Quantification of CO2 Replacement in Methane Gas Hydrates: A Molecular Dynamics Perspective

Abstract

Extraction of methane from natural gas hydrates whilst storing CO2 via gas replacement is a promising approach for reducing anthropogenic CO2 emissions during energy generation. In this study, molecular dynamic simulations were performed to identify the influence of temperature, pressure, and the initial CO2 concentration of sweep gas on the gas replacement characteristics. Simulations were performed under selected pressure and temperature conditions using five different initial CO2 concentrations.

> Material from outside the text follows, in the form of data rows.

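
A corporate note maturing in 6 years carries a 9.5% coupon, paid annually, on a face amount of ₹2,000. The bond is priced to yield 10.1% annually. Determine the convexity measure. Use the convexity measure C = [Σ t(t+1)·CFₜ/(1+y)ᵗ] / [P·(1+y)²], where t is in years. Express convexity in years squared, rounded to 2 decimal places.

25.72

With y = 0.101:
  t   CF        PV=CF/(1+0.101)^t    t·PV        t(t+1)·PV
  1       190.00       172.5704       172.5704         345.1408
  2       190.00       156.7397       313.4794         940.4381
  3       190.00       142.3612       427.0836       1,708.3344
  4       190.00       129.3017       517.2069       2,586.0345
  5       190.00       117.4403       587.2013       3,523.2078
  6     2,190.00     1,229.4764     7,376.8585      51,638.0093
  Σ                  1,947.8897     9,394.4000      60,741.1649
P = 1,947.8897.
Convexity = Σ t(t+1)·PV / [P·(1+y)²] = 60,741.1649 / (1,947.8897 × 1.212201) = 25.72433.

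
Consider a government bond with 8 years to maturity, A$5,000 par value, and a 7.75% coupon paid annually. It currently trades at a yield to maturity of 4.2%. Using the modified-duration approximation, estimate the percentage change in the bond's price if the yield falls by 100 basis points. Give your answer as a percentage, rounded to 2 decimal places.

+6.19%

Periodic yield y = 0.042. Modified duration first:
  t   CF        PV=CF/(1+0.042)^t    t·PV
  1       387.50       371.8810       371.8810
  2       387.50       356.8916       713.7831
  3       387.50       342.5063     1,027.5189
  4       387.50       328.7009     1,314.8034
  5       387.50       315.4519     1,577.2594
  6       387.50       302.7369     1,816.4215
  7       387.50       290.5345     2,033.7413
  8     5,387.50     3,876.5513    31,012.4101
  Σ                  6,185.2542    39,867.8187
P = 6,185.2542; D_Mac = 6.44562 yrs; D_mod = 6.44562/(1+0.042) = 6.18582 yrs.
ΔP/P ≈ -D_mod · Δy = -6.18582 × (-0.01) = +0.061858 = +6.1858%.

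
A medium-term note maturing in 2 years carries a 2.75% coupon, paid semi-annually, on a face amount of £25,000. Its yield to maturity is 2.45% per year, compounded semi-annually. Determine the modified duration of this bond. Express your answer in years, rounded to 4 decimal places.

1.9361 years

Periodic yield y = 0.01225. First find Macaulay duration:
  t   CF        PV=CF/(1+0.01225)^t    t·PV
  1       343.75       339.5900       339.5900
  2       343.75       335.4804       670.9608
  3       343.75       331.4205       994.2615
  4    25,343.75    24,139.0255    96,556.1021
  Σ                 25,145.5164    98,560.9144
P = 25,145.5164; Macaulay duration = 98,560.9144 / 25,145.5164 = 3.91962 half-year periods = 1.95981 years.
Modified duration = D_Mac / (1 + y) = 1.95981 / 1.01225 = 1.93609 years.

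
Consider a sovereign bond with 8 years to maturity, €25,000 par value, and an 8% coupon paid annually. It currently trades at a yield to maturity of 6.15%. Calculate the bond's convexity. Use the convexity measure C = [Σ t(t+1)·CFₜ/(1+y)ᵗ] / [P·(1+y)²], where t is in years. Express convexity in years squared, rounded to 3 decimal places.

46.165

With y = 0.0615:
  t   CF        PV=CF/(1+0.0615)^t    t·PV        t(t+1)·PV
  1     2,000.00     1,884.1262     1,884.1262       3,768.2525
  2     2,000.00     1,774.9658     3,549.9317      10,649.7950
  3     2,000.00     1,672.1299     5,016.3896      20,065.5582
  4     2,000.00     1,575.2519     6,301.0074      31,505.0372
  5     2,000.00     1,483.9867     7,419.9334      44,519.6004
  6     2,000.00     1,398.0091     8,388.0547      58,716.3831
  7     2,000.00     1,317.0128     9,219.0898      73,752.7185
  8    27,000.00    16,749.5744   133,996.5952   1,205,969.3565
  Σ                 27,855.0568   175,775.1280   1,448,946.7015
P = 27,855.0568.
Convexity = Σ t(t+1)·PV / [P·(1+y)²] = 1,448,946.7015 / (27,855.0568 × 1.126782) = 46.16452.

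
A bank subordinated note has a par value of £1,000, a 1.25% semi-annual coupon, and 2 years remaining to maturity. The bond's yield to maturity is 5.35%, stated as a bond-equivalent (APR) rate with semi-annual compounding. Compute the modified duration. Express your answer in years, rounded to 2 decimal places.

Periodic yield y = 0.02675. First find Macaulay duration:
  t   CF        PV=CF/(1+0.02675)^t    t·PV
  1         6.25         6.0872         6.0872
  2         6.25         5.9286        11.8572
  3         6.25         5.7741        17.3224
  4     1,006.25       905.4137     3,621.6547
  Σ                    923.2035     3,656.9214
P = 923.2035; Macaulay duration = 3,656.9214 / 923.2035 = 3.96112 half-year periods = 1.98056 years.
Modified duration = D_Mac / (1 + y) = 1.98056 / 1.02675 = 1.92896 years.

1.93 years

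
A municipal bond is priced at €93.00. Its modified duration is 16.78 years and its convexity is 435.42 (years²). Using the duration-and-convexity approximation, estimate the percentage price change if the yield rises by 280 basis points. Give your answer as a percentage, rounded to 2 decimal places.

Duration effect: -D_mod·Δy = -16.78 × (+0.028) = -0.469840
Convexity effect: ½·C·(Δy)² = 0.5 × 435.42 × (0.028)² = +0.17068464
ΔP/P ≈ -0.469840 + 0.17068464 = -0.29915536
= -29.915536%.

-29.92%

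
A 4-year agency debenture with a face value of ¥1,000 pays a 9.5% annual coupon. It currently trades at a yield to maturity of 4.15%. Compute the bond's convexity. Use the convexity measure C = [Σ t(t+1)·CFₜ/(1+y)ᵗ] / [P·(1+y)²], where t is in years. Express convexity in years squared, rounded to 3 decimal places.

15.703

With y = 0.0415:
  t   CF        PV=CF/(1+0.0415)^t    t·PV        t(t+1)·PV
  1        95.00        91.2146        91.2146         182.4292
  2        95.00        87.5800       175.1600         525.4801
  3        95.00        84.0903       252.2708       1,009.0833
  4     1,095.00       930.6299     3,722.5198      18,612.5989
  Σ                  1,193.5148     4,241.1652      20,329.5915
P = 1,193.5148.
Convexity = Σ t(t+1)·PV / [P·(1+y)²] = 20,329.5915 / (1,193.5148 × 1.084722) = 15.70299.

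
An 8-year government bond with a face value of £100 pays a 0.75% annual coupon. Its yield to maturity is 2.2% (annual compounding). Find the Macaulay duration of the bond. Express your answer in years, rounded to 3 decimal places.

Periodic yield y = 0.022. Discount each cash flow and weight by its year:
  t   CF        PV=CF/(1+0.022)^t    t·PV
  1         0.75         0.7339         0.7339
  2         0.75         0.7181         1.4361
  3         0.75         0.7026         2.1078
  4         0.75         0.6875         2.7499
  5         0.75         0.6727         3.3634
  6         0.75         0.6582         3.9492
  7         0.75         0.6440         4.5082
  8       100.75        84.6521       677.2170
  Σ                     89.4690       696.0655
Price P = Σ PV = 89.4690.
Macaulay duration = Σ(t·PV) / P = 696.0655 / 89.4690 = 7.77996 years.

7.780 years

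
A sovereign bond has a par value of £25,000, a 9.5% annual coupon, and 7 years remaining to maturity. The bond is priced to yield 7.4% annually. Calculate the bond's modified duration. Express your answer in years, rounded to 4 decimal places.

Periodic yield y = 0.074. First find Macaulay duration:
  t   CF        PV=CF/(1+0.074)^t    t·PV
  1     2,375.00     2,211.3594     2,211.3594
  2     2,375.00     2,058.9939     4,117.9877
  3     2,375.00     1,917.1265     5,751.3795
  4     2,375.00     1,785.0340     7,140.1359
  5     2,375.00     1,662.0428     8,310.2141
  6     2,375.00     1,547.5259     9,285.1554
  7    27,375.00    16,608.2609   116,257.8262
  Σ                 27,790.3433   153,074.0582
P = 27,790.3433; Macaulay duration = 153,074.0582 / 27,790.3433 = 5.50817 years.
Modified duration = D_Mac / (1 + y) = 5.50817 / 1.074 = 5.12865 years.

5.1287 years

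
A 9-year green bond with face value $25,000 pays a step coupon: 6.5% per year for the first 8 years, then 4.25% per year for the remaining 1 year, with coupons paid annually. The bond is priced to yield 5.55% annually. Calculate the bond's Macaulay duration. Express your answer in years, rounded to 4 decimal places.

7.1319 years

Periodic yield y = 0.0555. Discount each cash flow and weight by its year:
  t   CF        PV=CF/(1+0.0555)^t    t·PV
  1     1,625.00     1,539.5547     1,539.5547
  2     1,625.00     1,458.6023     2,917.2046
  3     1,625.00     1,381.9065     4,145.7194
  4     1,625.00     1,309.2435     5,236.9739
  5     1,625.00     1,240.4012     6,202.0060
  6     1,625.00     1,175.1788     7,051.0727
  7     1,625.00     1,113.3859     7,793.7010
  8     1,625.00     1,054.8421     8,438.7370
  9    26,062.50    16,028.4650   144,256.1851
  Σ                 26,301.5799   187,581.1543
Price P = Σ PV = 26,301.5799.
Macaulay duration = Σ(t·PV) / P = 187,581.1543 / 26,301.5799 = 7.13193 years.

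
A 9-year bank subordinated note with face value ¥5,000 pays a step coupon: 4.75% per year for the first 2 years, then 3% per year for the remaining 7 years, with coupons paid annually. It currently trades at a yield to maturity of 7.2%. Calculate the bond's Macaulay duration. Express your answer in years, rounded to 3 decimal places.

7.551 years

Periodic yield y = 0.072. Discount each cash flow and weight by its year:
  t   CF        PV=CF/(1+0.072)^t    t·PV
  1       237.50       221.5485       221.5485
  2       237.50       206.6684       413.3368
  3       150.00       121.7606       365.2819
  4       150.00       113.5827       454.3307
  5       150.00       105.9540       529.7700
  6       150.00        98.8377       593.0261
  7       150.00        92.1993       645.3953
  8       150.00        86.0068       688.0547
  9     5,150.00     2,754.5722    24,791.1498
  Σ                  3,801.1303    28,701.8938
Price P = Σ PV = 3,801.1303.
Macaulay duration = Σ(t·PV) / P = 28,701.8938 / 3,801.1303 = 7.55088 years.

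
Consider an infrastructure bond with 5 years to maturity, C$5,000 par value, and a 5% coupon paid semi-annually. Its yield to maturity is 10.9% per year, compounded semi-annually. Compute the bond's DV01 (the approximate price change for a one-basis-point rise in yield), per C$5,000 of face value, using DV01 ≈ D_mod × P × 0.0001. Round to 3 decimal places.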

The simulation results clearly portray the replacement phenomena where methane molecules are released into the free gas layer while CO2 get enclathrated in hydrate structure. During gas replacement, minor structural changes in hydrate structure can also be observed, but they are quite insignificant as demonstrated through the alterations in Tetrahedrality order parameter. The variations of the number densities of gas and water molecules during gas replacement were used to quantify the methane recovery and CO2 storage. Based on the numerical comparisons, the replacement process is found to be strongly dependant on the temperature, yielding a higher methane recovery at higher temperatures; however, the CO2 storage capacity is found to be diminishing with increasing temperature. Having a higher initial CO2 concentration in the sweep gas may facilitate greater penetration of CO2 into the hydrate structure, eventually resulting in a higher methane recovery and improved CO2 storage.